Si bien llegó a San Lorenzo a principio de año y arrancó con un golazo exquisito en la Supercopa ante Boca, después se cayó. Tuvo destellos, no constancia. En el segundo semestre se transformó: se convirtió en un todoterreno, en un volante que juega en puntas de pie, maneja la pelota con categoría y le da fluidez al juego del Ciclón. Encima, a su buen nivel, le aportó gol: convirtió tres tantos en once juegos, un promedio interesante para un mediocampista.
Según datos de WyScout, una aplicación de bigdata utilizada por los equipos más importantes del mundo para estudiar rivales y partidos, Belluschi promedia 37 pases por partido y mantiene una precisión del 85%. La mitad de sus intervenciones en la cancha son para dar un último pase o finalizar la jugada. Eficaz desde afuera del área, elige la larga distancia para rematar al arco: el 66% de sus disparos salen de lejos de la zona del penal.

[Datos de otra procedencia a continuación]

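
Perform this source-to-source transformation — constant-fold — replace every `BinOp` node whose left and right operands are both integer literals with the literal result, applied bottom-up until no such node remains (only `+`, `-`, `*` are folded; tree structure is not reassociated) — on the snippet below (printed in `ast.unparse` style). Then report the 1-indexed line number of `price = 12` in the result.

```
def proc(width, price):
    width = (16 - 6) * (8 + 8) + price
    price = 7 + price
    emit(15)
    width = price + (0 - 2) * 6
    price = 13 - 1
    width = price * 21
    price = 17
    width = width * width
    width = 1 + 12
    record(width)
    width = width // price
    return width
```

Transformed code:
def proc(width, price):
    width = 160 + price
    price = 7 + price
    emit(15)
    width = price + -12
    price = 12
    width = price * 21
    price = 17
    width = width * width
    width = 13
    record(width)
    width = width // price
    return width

6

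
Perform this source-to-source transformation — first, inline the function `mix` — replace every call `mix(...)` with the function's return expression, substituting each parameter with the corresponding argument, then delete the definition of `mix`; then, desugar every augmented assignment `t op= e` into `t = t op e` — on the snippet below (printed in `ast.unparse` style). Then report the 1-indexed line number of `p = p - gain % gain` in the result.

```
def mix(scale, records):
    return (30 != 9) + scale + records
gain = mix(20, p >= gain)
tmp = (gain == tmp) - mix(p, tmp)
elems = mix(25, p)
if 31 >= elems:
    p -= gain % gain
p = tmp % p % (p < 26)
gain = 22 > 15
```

Transformed code:
gain = (30 != 9) + 20 + (p >= gain)
tmp = (gain == tmp) - ((30 != 9) + p + tmp)
elems = (30 != 9) + 25 + p
if 31 >= elems:
    p = p - gain % gain
p = tmp % p % (p < 26)
gain = 22 > 15

5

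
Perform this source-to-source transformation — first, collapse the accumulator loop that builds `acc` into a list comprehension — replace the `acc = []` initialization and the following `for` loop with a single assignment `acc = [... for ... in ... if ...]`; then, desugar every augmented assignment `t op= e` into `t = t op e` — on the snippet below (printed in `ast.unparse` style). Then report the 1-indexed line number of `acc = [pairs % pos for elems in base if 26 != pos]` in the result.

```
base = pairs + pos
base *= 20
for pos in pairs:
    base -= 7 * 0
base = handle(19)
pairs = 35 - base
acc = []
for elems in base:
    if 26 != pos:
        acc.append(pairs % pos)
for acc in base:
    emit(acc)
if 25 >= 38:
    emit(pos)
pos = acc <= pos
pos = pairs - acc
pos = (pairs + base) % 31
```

Transformed code:
base = pairs + pos
base = base * 20
for pos in pairs:
    base = base - 7 * 0
base = handle(19)
pairs = 35 - base
acc = [pairs % pos for elems in base if 26 != pos]
for acc in base:
    emit(acc)
if 25 >= 38:
    emit(pos)
pos = acc <= pos
pos = pairs - acc
pos = (pairs + base) % 31

7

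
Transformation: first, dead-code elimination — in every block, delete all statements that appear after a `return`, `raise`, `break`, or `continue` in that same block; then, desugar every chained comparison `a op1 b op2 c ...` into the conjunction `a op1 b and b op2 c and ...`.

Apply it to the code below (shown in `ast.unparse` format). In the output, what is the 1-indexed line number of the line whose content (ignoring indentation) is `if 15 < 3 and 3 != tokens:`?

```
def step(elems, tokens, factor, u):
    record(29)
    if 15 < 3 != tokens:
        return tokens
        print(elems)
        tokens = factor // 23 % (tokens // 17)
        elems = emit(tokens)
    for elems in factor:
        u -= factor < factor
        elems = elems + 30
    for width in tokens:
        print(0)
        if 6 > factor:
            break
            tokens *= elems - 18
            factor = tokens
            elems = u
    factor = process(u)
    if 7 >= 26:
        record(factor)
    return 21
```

Transformed code:
def step(elems, tokens, factor, u):
    record(29)
    if 15 < 3 and 3 != tokens:
        return tokens
    for elems in factor:
        u -= factor < factor
        elems = elems + 30
    for width in tokens:
        print(0)
        if 6 > factor:
            break
    factor = process(u)
    if 7 >= 26:
        record(factor)
    return 21

3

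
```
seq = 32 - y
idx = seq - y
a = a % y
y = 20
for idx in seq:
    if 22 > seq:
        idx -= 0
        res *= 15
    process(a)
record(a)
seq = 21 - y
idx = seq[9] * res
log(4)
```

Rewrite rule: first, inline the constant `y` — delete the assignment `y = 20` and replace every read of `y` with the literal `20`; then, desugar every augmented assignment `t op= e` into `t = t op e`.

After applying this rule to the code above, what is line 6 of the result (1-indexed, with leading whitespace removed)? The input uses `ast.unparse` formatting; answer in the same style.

Transformed code:
seq = 32 - 20
idx = seq - 20
a = a % 20
for idx in seq:
    if 22 > seq:
        idx = idx - 0
        res = res * 15
    process(a)
record(a)
seq = 21 - 20
idx = seq[9] * res
log(4)

idx = idx - 0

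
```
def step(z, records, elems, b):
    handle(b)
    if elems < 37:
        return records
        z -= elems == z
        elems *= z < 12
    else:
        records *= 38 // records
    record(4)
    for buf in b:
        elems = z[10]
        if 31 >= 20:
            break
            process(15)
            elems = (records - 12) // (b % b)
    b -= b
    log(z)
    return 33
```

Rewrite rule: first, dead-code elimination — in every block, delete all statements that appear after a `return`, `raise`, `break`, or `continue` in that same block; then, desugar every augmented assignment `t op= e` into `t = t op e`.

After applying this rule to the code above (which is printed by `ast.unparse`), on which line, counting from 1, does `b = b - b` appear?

12

Transformed code:
def step(z, records, elems, b):
    handle(b)
    if elems < 37:
        return records
    else:
        records = records * (38 // records)
    record(4)
    for buf in b:
        elems = z[10]
        if 31 >= 20:
            break
    b = b - b
    log(z)
    return 33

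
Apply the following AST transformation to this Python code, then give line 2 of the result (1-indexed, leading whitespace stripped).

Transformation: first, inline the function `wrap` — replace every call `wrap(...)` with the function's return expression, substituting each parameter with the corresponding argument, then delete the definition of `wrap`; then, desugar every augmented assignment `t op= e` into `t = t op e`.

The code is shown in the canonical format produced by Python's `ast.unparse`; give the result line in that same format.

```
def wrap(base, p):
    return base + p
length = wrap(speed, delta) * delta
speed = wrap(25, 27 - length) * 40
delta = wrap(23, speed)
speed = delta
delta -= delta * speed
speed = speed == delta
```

speed = (25 + (27 - length)) * 40

Transformed code:
length = (speed + delta) * delta
speed = (25 + (27 - length)) * 40
delta = 23 + speed
speed = delta
delta = delta - delta * speed
speed = speed == delta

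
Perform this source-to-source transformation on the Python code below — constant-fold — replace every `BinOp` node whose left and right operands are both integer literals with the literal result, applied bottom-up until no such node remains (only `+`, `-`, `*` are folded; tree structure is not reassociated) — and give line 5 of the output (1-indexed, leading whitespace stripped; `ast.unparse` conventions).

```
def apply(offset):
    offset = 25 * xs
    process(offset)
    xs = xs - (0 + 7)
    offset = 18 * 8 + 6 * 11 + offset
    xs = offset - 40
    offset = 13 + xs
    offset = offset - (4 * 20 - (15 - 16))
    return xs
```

Transformed code:
def apply(offset):
    offset = 25 * xs
    process(offset)
    xs = xs - 7
    offset = 210 + offset
    xs = offset - 40
    offset = 13 + xs
    offset = offset - 81
    return xs

offset = 210 + offset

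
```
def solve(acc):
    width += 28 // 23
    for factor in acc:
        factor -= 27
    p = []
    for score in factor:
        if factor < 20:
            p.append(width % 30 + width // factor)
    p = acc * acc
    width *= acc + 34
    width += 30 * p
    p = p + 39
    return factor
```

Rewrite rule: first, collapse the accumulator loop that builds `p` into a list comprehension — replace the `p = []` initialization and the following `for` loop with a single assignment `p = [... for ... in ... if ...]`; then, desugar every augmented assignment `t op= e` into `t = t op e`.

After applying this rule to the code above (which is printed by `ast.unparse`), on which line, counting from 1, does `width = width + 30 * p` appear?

8

Transformed code:
def solve(acc):
    width = width + 28 // 23
    for factor in acc:
        factor = factor - 27
    p = [width % 30 + width // factor for score in factor if factor < 20]
    p = acc * acc
    width = width * (acc + 34)
    width = width + 30 * p
    p = p + 39
    return factor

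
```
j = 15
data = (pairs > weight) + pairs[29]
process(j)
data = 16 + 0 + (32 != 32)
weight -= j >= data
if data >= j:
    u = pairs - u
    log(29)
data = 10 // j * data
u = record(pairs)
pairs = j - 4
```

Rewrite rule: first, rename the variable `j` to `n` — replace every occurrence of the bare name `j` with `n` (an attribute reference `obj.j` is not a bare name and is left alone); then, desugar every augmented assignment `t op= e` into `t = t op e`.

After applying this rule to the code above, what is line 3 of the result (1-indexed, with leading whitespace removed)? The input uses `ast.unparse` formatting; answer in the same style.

process(n)

Transformed code:
n = 15
data = (pairs > weight) + pairs[29]
process(n)
data = 16 + 0 + (32 != 32)
weight = weight - (n >= data)
if data >= n:
    u = pairs - u
    log(29)
data = 10 // n * data
u = record(pairs)
pairs = n - 4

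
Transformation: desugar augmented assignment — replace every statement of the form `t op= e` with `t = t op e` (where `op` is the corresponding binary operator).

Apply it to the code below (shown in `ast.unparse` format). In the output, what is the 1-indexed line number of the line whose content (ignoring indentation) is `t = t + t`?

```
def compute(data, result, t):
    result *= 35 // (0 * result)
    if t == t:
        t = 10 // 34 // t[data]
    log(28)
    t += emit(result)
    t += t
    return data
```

7

Transformed code:
def compute(data, result, t):
    result = result * (35 // (0 * result))
    if t == t:
        t = 10 // 34 // t[data]
    log(28)
    t = t + emit(result)
    t = t + t
    return data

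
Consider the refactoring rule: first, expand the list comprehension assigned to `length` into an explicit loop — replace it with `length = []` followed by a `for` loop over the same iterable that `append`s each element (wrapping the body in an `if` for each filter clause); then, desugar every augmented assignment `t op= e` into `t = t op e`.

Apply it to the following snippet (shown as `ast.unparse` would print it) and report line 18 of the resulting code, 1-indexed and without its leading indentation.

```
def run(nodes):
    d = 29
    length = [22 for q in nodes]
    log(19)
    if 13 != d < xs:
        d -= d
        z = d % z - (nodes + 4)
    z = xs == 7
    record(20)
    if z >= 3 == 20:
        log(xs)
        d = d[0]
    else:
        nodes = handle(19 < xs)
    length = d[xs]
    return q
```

Transformed code:
def run(nodes):
    d = 29
    length = []
    for q in nodes:
        length.append(22)
    log(19)
    if 13 != d < xs:
        d = d - d
        z = d % z - (nodes + 4)
    z = xs == 7
    record(20)
    if z >= 3 == 20:
        log(xs)
        d = d[0]
    else:
        nodes = handle(19 < xs)
    length = d[xs]
    return q

return q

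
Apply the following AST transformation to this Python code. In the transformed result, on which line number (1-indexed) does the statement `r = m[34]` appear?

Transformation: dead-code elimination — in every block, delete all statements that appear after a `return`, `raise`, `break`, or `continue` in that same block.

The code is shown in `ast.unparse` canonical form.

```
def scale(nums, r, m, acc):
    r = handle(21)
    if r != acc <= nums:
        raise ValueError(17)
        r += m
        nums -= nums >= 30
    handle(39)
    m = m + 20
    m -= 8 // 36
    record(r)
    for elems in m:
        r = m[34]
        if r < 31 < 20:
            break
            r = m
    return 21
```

10

Transformed code:
def scale(nums, r, m, acc):
    r = handle(21)
    if r != acc <= nums:
        raise ValueError(17)
    handle(39)
    m = m + 20
    m -= 8 // 36
    record(r)
    for elems in m:
        r = m[34]
        if r < 31 < 20:
            break
    return 21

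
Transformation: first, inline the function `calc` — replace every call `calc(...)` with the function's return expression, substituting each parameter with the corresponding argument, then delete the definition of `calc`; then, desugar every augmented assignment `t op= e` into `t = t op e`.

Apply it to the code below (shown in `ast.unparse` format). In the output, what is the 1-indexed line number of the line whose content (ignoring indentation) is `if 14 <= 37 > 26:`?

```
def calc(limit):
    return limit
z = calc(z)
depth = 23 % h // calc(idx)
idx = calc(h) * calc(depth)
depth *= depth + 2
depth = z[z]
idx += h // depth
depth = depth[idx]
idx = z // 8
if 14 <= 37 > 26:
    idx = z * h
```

Transformed code:
z = z
depth = 23 % h // idx
idx = h * depth
depth = depth * (depth + 2)
depth = z[z]
idx = idx + h // depth
depth = depth[idx]
idx = z // 8
if 14 <= 37 > 26:
    idx = z * h

9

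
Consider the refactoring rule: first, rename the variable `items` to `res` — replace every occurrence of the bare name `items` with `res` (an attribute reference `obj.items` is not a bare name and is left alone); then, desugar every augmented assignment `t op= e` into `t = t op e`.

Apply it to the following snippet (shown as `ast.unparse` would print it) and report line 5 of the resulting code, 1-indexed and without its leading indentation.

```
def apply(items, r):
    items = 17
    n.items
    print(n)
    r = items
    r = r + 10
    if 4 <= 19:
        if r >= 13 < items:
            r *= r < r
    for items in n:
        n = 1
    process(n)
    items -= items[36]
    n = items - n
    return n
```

Transformed code:
def apply(res, r):
    res = 17
    n.items
    print(n)
    r = res
    r = r + 10
    if 4 <= 19:
        if r >= 13 < res:
            r = r * (r < r)
    for res in n:
        n = 1
    process(n)
    res = res - res[36]
    n = res - n
    return n

r = res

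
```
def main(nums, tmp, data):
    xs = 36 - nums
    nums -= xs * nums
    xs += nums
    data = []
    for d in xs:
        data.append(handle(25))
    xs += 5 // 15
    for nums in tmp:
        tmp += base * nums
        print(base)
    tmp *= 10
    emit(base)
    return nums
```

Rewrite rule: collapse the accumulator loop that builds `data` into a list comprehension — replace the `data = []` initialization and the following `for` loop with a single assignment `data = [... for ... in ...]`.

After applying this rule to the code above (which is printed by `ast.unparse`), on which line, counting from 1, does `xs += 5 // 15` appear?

Transformed code:
def main(nums, tmp, data):
    xs = 36 - nums
    nums -= xs * nums
    xs += nums
    data = [handle(25) for d in xs]
    xs += 5 // 15
    for nums in tmp:
        tmp += base * nums
        print(base)
    tmp *= 10
    emit(base)
    return nums

6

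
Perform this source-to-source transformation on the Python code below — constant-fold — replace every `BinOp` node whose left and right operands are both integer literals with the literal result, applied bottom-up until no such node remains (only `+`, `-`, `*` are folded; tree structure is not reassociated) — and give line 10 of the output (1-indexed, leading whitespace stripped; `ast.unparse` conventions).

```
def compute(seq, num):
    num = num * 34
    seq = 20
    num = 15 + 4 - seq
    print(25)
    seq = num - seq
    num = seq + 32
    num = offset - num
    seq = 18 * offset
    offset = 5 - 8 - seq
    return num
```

Transformed code:
def compute(seq, num):
    num = num * 34
    seq = 20
    num = 19 - seq
    print(25)
    seq = num - seq
    num = seq + 32
    num = offset - num
    seq = 18 * offset
    offset = -3 - seq
    return num

offset = -3 - seq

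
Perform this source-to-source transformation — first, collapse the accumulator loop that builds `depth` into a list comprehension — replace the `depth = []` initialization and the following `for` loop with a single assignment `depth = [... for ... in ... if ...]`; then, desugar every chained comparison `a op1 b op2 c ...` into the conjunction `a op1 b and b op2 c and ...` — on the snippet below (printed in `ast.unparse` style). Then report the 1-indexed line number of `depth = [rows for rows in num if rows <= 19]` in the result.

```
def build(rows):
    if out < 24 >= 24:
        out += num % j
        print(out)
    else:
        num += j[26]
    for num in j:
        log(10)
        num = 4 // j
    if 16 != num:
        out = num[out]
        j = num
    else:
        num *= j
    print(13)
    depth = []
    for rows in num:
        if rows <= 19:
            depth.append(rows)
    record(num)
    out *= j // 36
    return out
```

Transformed code:
def build(rows):
    if out < 24 and 24 >= 24:
        out += num % j
        print(out)
    else:
        num += j[26]
    for num in j:
        log(10)
        num = 4 // j
    if 16 != num:
        out = num[out]
        j = num
    else:
        num *= j
    print(13)
    depth = [rows for rows in num if rows <= 19]
    record(num)
    out *= j // 36
    return out

16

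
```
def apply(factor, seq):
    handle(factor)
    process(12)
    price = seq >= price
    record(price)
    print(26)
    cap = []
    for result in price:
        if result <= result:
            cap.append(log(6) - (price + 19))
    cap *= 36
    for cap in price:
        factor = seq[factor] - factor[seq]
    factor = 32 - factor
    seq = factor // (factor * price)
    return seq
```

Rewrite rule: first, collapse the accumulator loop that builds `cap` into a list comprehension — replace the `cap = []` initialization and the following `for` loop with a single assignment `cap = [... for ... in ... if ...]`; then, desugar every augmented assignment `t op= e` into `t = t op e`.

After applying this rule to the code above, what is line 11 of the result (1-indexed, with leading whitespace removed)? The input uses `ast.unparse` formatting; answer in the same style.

factor = 32 - factor

Transformed code:
def apply(factor, seq):
    handle(factor)
    process(12)
    price = seq >= price
    record(price)
    print(26)
    cap = [log(6) - (price + 19) for result in price if result <= result]
    cap = cap * 36
    for cap in price:
        factor = seq[factor] - factor[seq]
    factor = 32 - factor
    seq = factor // (factor * price)
    return seq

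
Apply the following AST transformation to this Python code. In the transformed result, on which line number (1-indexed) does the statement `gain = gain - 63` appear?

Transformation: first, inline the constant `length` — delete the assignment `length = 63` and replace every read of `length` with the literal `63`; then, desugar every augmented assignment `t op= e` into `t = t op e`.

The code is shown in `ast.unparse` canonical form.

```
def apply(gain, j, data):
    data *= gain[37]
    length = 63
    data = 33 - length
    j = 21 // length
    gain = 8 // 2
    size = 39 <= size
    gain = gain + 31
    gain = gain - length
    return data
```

8

Transformed code:
def apply(gain, j, data):
    data = data * gain[37]
    data = 33 - 63
    j = 21 // 63
    gain = 8 // 2
    size = 39 <= size
    gain = gain + 31
    gain = gain - 63
    return data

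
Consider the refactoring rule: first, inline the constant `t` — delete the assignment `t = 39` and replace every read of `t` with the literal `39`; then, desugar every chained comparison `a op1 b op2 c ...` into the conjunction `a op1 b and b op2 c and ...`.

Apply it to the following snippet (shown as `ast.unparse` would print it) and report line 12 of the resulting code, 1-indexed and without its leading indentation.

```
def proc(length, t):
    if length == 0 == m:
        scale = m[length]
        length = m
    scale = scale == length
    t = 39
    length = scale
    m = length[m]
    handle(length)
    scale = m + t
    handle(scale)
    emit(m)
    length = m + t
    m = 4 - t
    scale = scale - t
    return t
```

length = m + 39

Transformed code:
def proc(length, t):
    if length == 0 and 0 == m:
        scale = m[length]
        length = m
    scale = scale == length
    length = scale
    m = length[m]
    handle(length)
    scale = m + 39
    handle(scale)
    emit(m)
    length = m + 39
    m = 4 - 39
    scale = scale - 39
    return 39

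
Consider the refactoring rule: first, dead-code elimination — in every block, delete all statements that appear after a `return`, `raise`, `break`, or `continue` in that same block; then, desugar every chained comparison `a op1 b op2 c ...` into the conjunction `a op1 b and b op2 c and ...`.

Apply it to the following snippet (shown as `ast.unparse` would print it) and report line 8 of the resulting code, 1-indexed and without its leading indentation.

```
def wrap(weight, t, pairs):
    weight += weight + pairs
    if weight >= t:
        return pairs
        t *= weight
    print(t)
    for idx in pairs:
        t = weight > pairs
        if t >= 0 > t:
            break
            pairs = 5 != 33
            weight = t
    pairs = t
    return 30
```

Transformed code:
def wrap(weight, t, pairs):
    weight += weight + pairs
    if weight >= t:
        return pairs
    print(t)
    for idx in pairs:
        t = weight > pairs
        if t >= 0 and 0 > t:
            break
    pairs = t
    return 30

if t >= 0 and 0 > t:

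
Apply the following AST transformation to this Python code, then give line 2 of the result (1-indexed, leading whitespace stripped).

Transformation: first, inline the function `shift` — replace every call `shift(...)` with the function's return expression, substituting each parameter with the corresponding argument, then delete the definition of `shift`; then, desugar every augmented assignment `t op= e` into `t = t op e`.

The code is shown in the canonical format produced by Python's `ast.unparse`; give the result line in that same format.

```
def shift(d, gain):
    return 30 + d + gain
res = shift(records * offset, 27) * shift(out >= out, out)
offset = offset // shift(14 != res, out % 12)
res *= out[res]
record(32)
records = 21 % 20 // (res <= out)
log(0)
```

offset = offset // (30 + (14 != res) + out % 12)

Transformed code:
res = (30 + records * offset + 27) * (30 + (out >= out) + out)
offset = offset // (30 + (14 != res) + out % 12)
res = res * out[res]
record(32)
records = 21 % 20 // (res <= out)
log(0)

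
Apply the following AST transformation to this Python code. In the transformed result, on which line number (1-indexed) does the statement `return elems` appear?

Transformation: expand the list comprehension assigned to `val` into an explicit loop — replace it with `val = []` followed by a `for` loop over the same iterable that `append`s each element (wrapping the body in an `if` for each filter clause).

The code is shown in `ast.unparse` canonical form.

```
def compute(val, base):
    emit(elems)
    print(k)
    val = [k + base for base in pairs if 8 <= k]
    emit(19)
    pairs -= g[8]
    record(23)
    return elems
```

11

Transformed code:
def compute(val, base):
    emit(elems)
    print(k)
    val = []
    for base in pairs:
        if 8 <= k:
            val.append(k + base)
    emit(19)
    pairs -= g[8]
    record(23)
    return elems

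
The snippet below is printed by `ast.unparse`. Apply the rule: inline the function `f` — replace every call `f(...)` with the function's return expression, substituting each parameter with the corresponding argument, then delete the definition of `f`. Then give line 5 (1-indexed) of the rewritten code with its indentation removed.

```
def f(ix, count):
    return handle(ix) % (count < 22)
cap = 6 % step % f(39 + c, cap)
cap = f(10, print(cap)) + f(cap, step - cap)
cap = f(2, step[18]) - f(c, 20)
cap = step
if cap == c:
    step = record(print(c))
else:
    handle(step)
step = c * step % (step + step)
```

if cap == c:

Transformed code:
cap = 6 % step % (handle(39 + c) % (cap < 22))
cap = handle(10) % (print(cap) < 22) + handle(cap) % (step - cap < 22)
cap = handle(2) % (step[18] < 22) - handle(c) % (20 < 22)
cap = step
if cap == c:
    step = record(print(c))
else:
    handle(step)
step = c * step % (step + step)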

Ubicado como mediocampista por el centro, socio ideal de Néstor Ortigoza, también colabora en la parte defensiva. Intercepta tres pelotas por partido y, habitualmente, salen rápido, en velocidad. Y hasta se anima a los tiros libres, con un golazo contra Deportivo Guaira en la Copa Sudamericana.
A pesar de que por características no se asemeja a Dybala, Belluschi era una fija. Un punto para el fútbol argentino. Y una caricia para el jugador que, domingo a domingo, marca la diferencia.